MLX vs llama.cpp on Mac?+

MLX is usually 20-40% faster on Apple Silicon for the same model, especially large ones. llama.cpp has a larger ecosystem and cross-platform portability. If you live on Mac and care about speed, MLX wins; if you need the same tooling across Mac/Linux/Windows, llama.cpp wins.

Does MLX work on Intel Macs?+

No — Apple Silicon only (M1 and newer). For Intel Mac, use llama.cpp with Metal or CPU backends.

Can I use MLX models with Ollama or LM Studio?+

LM Studio has experimental MLX support (v0.3+). Ollama does not ship MLX natively as of 2026 — it stays llama.cpp-based. To expose MLX via Ollama-compatible API, run mlx_lm.server and point clients at it directly.

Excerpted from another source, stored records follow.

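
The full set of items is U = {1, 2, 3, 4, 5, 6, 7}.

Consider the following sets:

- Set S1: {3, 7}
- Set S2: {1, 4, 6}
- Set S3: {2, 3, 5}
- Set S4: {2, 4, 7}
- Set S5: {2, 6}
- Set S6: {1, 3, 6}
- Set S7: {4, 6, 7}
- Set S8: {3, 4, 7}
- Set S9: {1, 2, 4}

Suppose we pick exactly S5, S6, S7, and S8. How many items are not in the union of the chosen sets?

1

Union of S5, S6, S7, S8 = {1, 2, 3, 4, 6, 7}.
Not covered: 5 — 1 item.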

How does MLX compare to Apple’s Core ML?+

Core ML is Apple’s production ML inference runtime (shipped with iOS/macOS apps). MLX is more experimental and researcher-facing — PyTorch-like, flexible, with full training support. For deploying an LLM in a production Mac app, Core ML + Apple Intelligence is more typical; for interactive inference and fine-tuning, MLX is the tool.

Is MLX production-ready?+

For inference: yes, widely used. For training/fine-tuning: usable but less mature than PyTorch. API is stable; expect faster iteration than PyTorch since Apple controls the roadmap and ships frequently.

Where do I find MLX models?+

huggingface.co/mlx-community — community-maintained MLX conversions of popular open LLMs. Most major models (Llama 3.x, Qwen 2.5, Mistral, Gemma, DeepSeek, Phi) have MLX versions within days of release.